Out of The Frying Pan and Into the Fire

Long time no see my friends. I realize that by now I may have lost all my 21 readers and just ramble here for my own sake. Ha. Well, June was a bit crazy for me, logging into WordPress was last thing on my mind to be honest.

Is this too cheesy?

Is this too cheesy?

As I may have mentioned, after a couple of months of looking for a new job, I got a seemingly amazing offer. I took it. After being at my previous position for almost 6 years I felt really worn out, I thought I would literally not survive another year if I stayed. It was 6 years of fulfilling yet very emotionally and physically exhausting work. I did a lot of (unpaid) overtime in the evenings and weekends and was ready for a change. Change meaning working less and hopefully making more! Can’t a girl dream? 😉 I mean, the only way is a way up, right?

I started the new job two weeks ago and I am very confused :/ I am not sure if I made the right choice. Was I too rushed to accept the first offer that came my way? Should I have waited more and go on more interviews? Kinda too late to know, all I know is that saying that I am not enjoying it is an understatement. I am giving it an honest chance, I hope it will ‘grow on me’, I hope it is just ‘a learning curve’ I am going through the right now. But some things I cannot explain.

  1. No one likes my new boss. The entire office not only does not like him, they are scared of him. Everyone seems to be relieved when he is not in the office. This is NOT a good sign. Now, I joined the company as The Executive Assistant to the ‘boss’ so there is a lot of working together involved. I am trying to stay composed, continue to be my patient and kind self but it’s hard when the person you are supposed to work with very closely at all times is so unapproachable.
  2. So confused about my job description. I joined the company as the Executive Assistant; during the interview one of the main things we discussed was ‘potential for growth’. Since the company is real estate focused, I have been excited to start learning about the business. So far, during my first two weeks, all I have done is personal work. Coordinating with outside companies and making sure  AC and wifi are fixed at my boss’ personal residences, scheduling appointments and collating paperwork for his daughter’s college applications, scheduling car service for his girlfriend, coordinating charter flights for his family’s summer vacation, and a bunch of rather random things, none of them being work related. Disappointing and frustrating.
  3. Add to it the fact that all the requests come to me via txt message in a very demanding and unkind way. Do it NOW! Right NOW! Are you for real? You can ask me in a normal way. This is the most disheartening part.
  4. While I got a sizable raise (went from $60k to $80k), but not qualifying for 401k for the next 6 months, I was shocked to see that I am able to put away same amount of money on paycheck based on $80k and based on $60k. Taxes?

Yep, I think we have a ‘frying pan’ case here.

After the first 3 days I cried. Today I want to believe that everything happens for a reason. I will continue to give my best and try to not let things get to me in a negative way. While looking for something new that is, I just reached out to my headhunter again. I don’t need or want to settle. I deserve to be respected and treated kindly. Bosses should know that! When they treat their employees with respect and kindness, productivity and enthusiasm really goes up!

 

3 comments

  1. Renee says:

    Hi Fellow Queens Resident-
    I, too, began a new job in the Education Field about 3 months ago. I am already looking for a new position at some new Charters that are popping up in Queens. I tried to shake off the feeling that I made a mistake and strive through it. But I’ve come to the conclusion that I need to be at peace with what I choose to put my energy into. Sometime I feel like a brat–so many people our age would dream of make 80-85,000 a year. However, my inner spirit is saying to move on.

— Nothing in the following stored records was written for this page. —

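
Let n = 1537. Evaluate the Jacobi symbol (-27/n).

First reduce: -27 ≡ 1510 (mod 1537).
Pull out 2: since 1537 ≡ 1 (mod 8), (2/1537) = +1.
Reciprocity: 755 ≡ 3 and 1537 ≡ 1 (mod 4), so (755/1537) = +(1537/755).
Reduce top mod 755: now compute (27/755).
Reciprocity: 27 ≡ 3 and 755 ≡ 3 (mod 4), so (27/755) = −(755/27).
Reduce top mod 27: now compute (26/27).
Pull out 2: since 27 ≡ 3 (mod 8), (2/27) = -1.
Reciprocity: 13 ≡ 1 and 27 ≡ 3 (mod 4), so (13/27) = +(27/13).
Reduce top mod 13: now compute (1/13).
Reached (1/13) = 1. Collecting the sign flips along the way, the symbol is +1.

1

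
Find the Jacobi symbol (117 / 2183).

Reciprocity: 117 ≡ 1 and 2183 ≡ 3 (mod 4), so (117/2183) = +(2183/117).
Reduce top mod 117: now compute (77/117).
Reciprocity: 77 ≡ 1 and 117 ≡ 1 (mod 4), so (77/117) = +(117/77).
Reduce top mod 77: now compute (40/77).
Pull out 2^3: since 77 ≡ 5 (mod 8), (2/77) = -1, so (2/77)^3 = -1.
Reciprocity: 5 ≡ 1 and 77 ≡ 1 (mod 4), so (5/77) = +(77/5).
Reduce top mod 5: now compute (2/5).
Pull out 2: since 5 ≡ 5 (mod 8), (2/5) = -1.
Reached (1/5) = 1. Collecting the sign flips along the way, the symbol is +1.

1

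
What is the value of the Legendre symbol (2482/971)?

First reduce: 2482 ≡ 540 (mod 971).
Pull out 2^2: since 971 ≡ 3 (mod 8), (2/971) = -1, so (2/971)^2 = +1.
Reciprocity: 135 ≡ 3 and 971 ≡ 3 (mod 4), so (135/971) = −(971/135).
Reduce top mod 135: now compute (26/135).
Pull out 2: since 135 ≡ 7 (mod 8), (2/135) = +1.
Reciprocity: 13 ≡ 1 and 135 ≡ 3 (mod 4), so (13/135) = +(135/13).
Reduce top mod 13: now compute (5/13).
Reciprocity: 5 ≡ 1 and 13 ≡ 1 (mod 4), so (5/13) = +(13/5).
Reduce top mod 5: now compute (3/5).
Reciprocity: 3 ≡ 3 and 5 ≡ 1 (mod 4), so (3/5) = +(5/3).
Reduce top mod 3: now compute (2/3).
Pull out 2: since 3 ≡ 3 (mod 8), (2/3) = -1.
Reached (1/3) = 1. Collecting the sign flips along the way, the symbol is +1.

1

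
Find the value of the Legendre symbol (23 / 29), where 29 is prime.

Reciprocity: 23 ≡ 3 and 29 ≡ 1 (mod 4), so (23/29) = +(29/23).
Reduce top mod 23: now compute (6/23).
Pull out 2: since 23 ≡ 7 (mod 8), (2/23) = +1.
Reciprocity: 3 ≡ 3 and 23 ≡ 3 (mod 4), so (3/23) = −(23/3).
Reduce top mod 3: now compute (2/3).
Pull out 2: since 3 ≡ 3 (mod 8), (2/3) = -1.
Reached (1/3) = 1. Collecting the sign flips along the way, the symbol is +1.

1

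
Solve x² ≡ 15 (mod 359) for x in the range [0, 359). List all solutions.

Since 359 ≡ 3 (mod 4), a square root of 15 is 15^((359+1)/4) = 15^90 mod 359.
Repeated squaring: 15^2≡225, 15^4≡6, 15^8≡36, 15^16≡219, 15^32≡214, 15^64≡203 (mod 359).
15^90 = 15^(64+16+8+2) ≡ 288 (mod 359).
Check: 288² = 82944 ≡ 15 (mod 359). The two roots are 71 and 288.

71, 288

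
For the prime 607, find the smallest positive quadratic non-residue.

(2/607) = +1, so 2 is a residue.
(3/607) = −1, so 3 is the smallest positive non-residue mod 607.

3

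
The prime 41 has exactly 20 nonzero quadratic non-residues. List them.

3,6,7,11,12,13,14,15,17,19,22,24,26,27,28,29,30,34,35,38

Square k = 1,…,20 (k and 41−k give the same square):
1²=1, 2²=4, 3²=9, 4²=16, 5²=25, 6²=36, 7²≡8, 8²≡23, 9²≡40, 10²≡18, 11²≡39, 12²≡21, 13²≡5, 14²≡32, 15²≡20, 16²≡10, 17²≡2, 18²≡37, 19²≡33, 20²≡31 (mod 41).
The residues are {1, 2, 4, 5, 8, 9, 10, 16, 18, 20, 21, 23, 25, 31, 32, 33, 36, 37, 39, 40}; the non-residues are the remaining 20 nonzero classes.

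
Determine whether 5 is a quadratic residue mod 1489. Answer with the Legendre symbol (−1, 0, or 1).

1

Reciprocity: 5 ≡ 1 and 1489 ≡ 1 (mod 4), so (5/1489) = +(1489/5).
Reduce top mod 5: now compute (4/5).
Pull out 2^2: since 5 ≡ 5 (mod 8), (2/5) = -1, so (2/5)^2 = +1.
Reached (1/5) = 1. Collecting the sign flips along the way, the symbol is +1.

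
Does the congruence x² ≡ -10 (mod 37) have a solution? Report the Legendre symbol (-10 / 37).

First reduce: -10 ≡ 27 (mod 37).
Reciprocity: 27 ≡ 3 and 37 ≡ 1 (mod 4), so (27/37) = +(37/27).
Reduce top mod 27: now compute (10/27).
Pull out 2: since 27 ≡ 3 (mod 8), (2/27) = -1.
Reciprocity: 5 ≡ 1 and 27 ≡ 3 (mod 4), so (5/27) = +(27/5).
Reduce top mod 5: now compute (2/5).
Pull out 2: since 5 ≡ 5 (mod 8), (2/5) = -1.
Reached (1/5) = 1. Collecting the sign flips along the way, the symbol is +1.

1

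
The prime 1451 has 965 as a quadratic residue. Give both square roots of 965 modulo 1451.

Since 1451 ≡ 3 (mod 4), a square root of 965 is 965^((1451+1)/4) = 965^363 mod 1451.
Repeated squaring: 965^2≡1134, 965^4≡370, 965^8≡506, 965^16≡660, 965^32≡300, 965^64≡38, 965^128≡1444, 965^256≡49 (mod 1451).
965^363 = 965^(256+64+32+8+2+1) ≡ 615 (mod 1451).
Check: 615² = 378225 ≡ 965 (mod 1451). The two roots are 615 and 836.

615, 836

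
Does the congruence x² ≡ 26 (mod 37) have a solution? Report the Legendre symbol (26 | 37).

Pull out 2: since 37 ≡ 5 (mod 8), (2/37) = -1.
Reciprocity: 13 ≡ 1 and 37 ≡ 1 (mod 4), so (13/37) = +(37/13).
Reduce top mod 13: now compute (11/13).
Reciprocity: 11 ≡ 3 and 13 ≡ 1 (mod 4), so (11/13) = +(13/11).
Reduce top mod 11: now compute (2/11).
Pull out 2: since 11 ≡ 3 (mod 8), (2/11) = -1.
Reached (1/11) = 1. Collecting the sign flips along the way, the symbol is +1.

1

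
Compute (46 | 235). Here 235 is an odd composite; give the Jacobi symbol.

-1

Pull out 2: since 235 ≡ 3 (mod 8), (2/235) = -1.
Reciprocity: 23 ≡ 3 and 235 ≡ 3 (mod 4), so (23/235) = −(235/23).
Reduce top mod 23: now compute (5/23).
Reciprocity: 5 ≡ 1 and 23 ≡ 3 (mod 4), so (5/23) = +(23/5).
Reduce top mod 5: now compute (3/5).
Reciprocity: 3 ≡ 3 and 5 ≡ 1 (mod 4), so (3/5) = +(5/3).
Reduce top mod 3: now compute (2/3).
Pull out 2: since 3 ≡ 3 (mod 8), (2/3) = -1.
Reached (1/3) = 1. Collecting the sign flips along the way, the symbol is -1.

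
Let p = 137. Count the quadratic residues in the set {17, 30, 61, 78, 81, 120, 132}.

(17/137) = +1 → QR.
(30/137) = +1 → QR.
(61/137) = +1 → QR.
(78/137) = +1 → QR.
(81/137) = +1 → QR.
(120/137) = +1 → QR.
(132/137) = -1 → non-residue.
Total quadratic residues among the 7: 6.

6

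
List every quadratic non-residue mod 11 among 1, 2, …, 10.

Square k = 1,…,5 (k and 11−k give the same square):
1²=1, 2²=4, 3²=9, 4²≡5, 5²≡3 (mod 11).
The residues are {1, 3, 4, 5, 9}; the non-residues are the remaining 5 nonzero classes.

2 6 7 8 10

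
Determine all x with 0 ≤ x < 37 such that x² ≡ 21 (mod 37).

13, 24

37 ≡ 1 (mod 4), so we find a root by search.
Trying successive values, 13² = 169 ≡ 21 (mod 37). The other root is 37 − 13 = 24.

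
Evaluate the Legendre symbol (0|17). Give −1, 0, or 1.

0

Top reduces to 0: gcd > 1, so the symbol is 0.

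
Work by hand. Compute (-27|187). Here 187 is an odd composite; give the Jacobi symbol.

1

First reduce: -27 ≡ 160 (mod 187).
Pull out 2^5: since 187 ≡ 3 (mod 8), (2/187) = -1, so (2/187)^5 = -1.
Reciprocity: 5 ≡ 1 and 187 ≡ 3 (mod 4), so (5/187) = +(187/5).
Reduce top mod 5: now compute (2/5).
Pull out 2: since 5 ≡ 5 (mod 8), (2/5) = -1.
Reached (1/5) = 1. Collecting the sign flips along the way, the symbol is +1.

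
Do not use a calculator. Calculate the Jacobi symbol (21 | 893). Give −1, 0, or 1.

Reciprocity: 21 ≡ 1 and 893 ≡ 1 (mod 4), so (21/893) = +(893/21).
Reduce top mod 21: now compute (11/21).
Reciprocity: 11 ≡ 3 and 21 ≡ 1 (mod 4), so (11/21) = +(21/11).
Reduce top mod 11: now compute (10/11).
Pull out 2: since 11 ≡ 3 (mod 8), (2/11) = -1.
Reciprocity: 5 ≡ 1 and 11 ≡ 3 (mod 4), so (5/11) = +(11/5).
Reduce top mod 5: now compute (1/5).
Reached (1/5) = 1. Collecting the sign flips along the way, the symbol is -1.

-1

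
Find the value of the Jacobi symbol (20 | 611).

1

Pull out 2^2: since 611 ≡ 3 (mod 8), (2/611) = -1, so (2/611)^2 = +1.
Reciprocity: 5 ≡ 1 and 611 ≡ 3 (mod 4), so (5/611) = +(611/5).
Reduce top mod 5: now compute (1/5).
Reached (1/5) = 1. Collecting the sign flips along the way, the symbol is +1.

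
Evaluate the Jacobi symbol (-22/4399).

First reduce: -22 ≡ 4377 (mod 4399).
Reciprocity: 4377 ≡ 1 and 4399 ≡ 3 (mod 4), so (4377/4399) = +(4399/4377).
Reduce top mod 4377: now compute (22/4377).
Pull out 2: since 4377 ≡ 1 (mod 8), (2/4377) = +1.
Reciprocity: 11 ≡ 3 and 4377 ≡ 1 (mod 4), so (11/4377) = +(4377/11).
Reduce top mod 11: now compute (10/11).
Pull out 2: since 11 ≡ 3 (mod 8), (2/11) = -1.
Reciprocity: 5 ≡ 1 and 11 ≡ 3 (mod 4), so (5/11) = +(11/5).
Reduce top mod 5: now compute (1/5).
Reached (1/5) = 1. Collecting the sign flips along the way, the symbol is -1.

-1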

    • SimpleIsGood4U says:

      In the same boat, yes. I feel the same way. $80k (plus bonus!) is a hefty amount of money and ‘risking’ losing it feels like I don’t appreciate ‘the good’ I have. I relate to you Renee. My inner spirit is saying the same thing. Being at peace and feeling respected is so important. The last two weeks were such a challenge but now that I have a plan of just moving on, I have to say I feel much better 🙂
      Trust you are having a great weekend. I have a nice escape this weekend visiting a friend in Long Island. What a treat.
      X

  2. Amber says:

    I really hope things get better for you. Where there is smoke, there is fire, and if you feel like things are toxic, they probably are. It sounds like from your previous comment that you may be looking for something new. I think that probably is the right thing to do.

    The next position you take may be even better!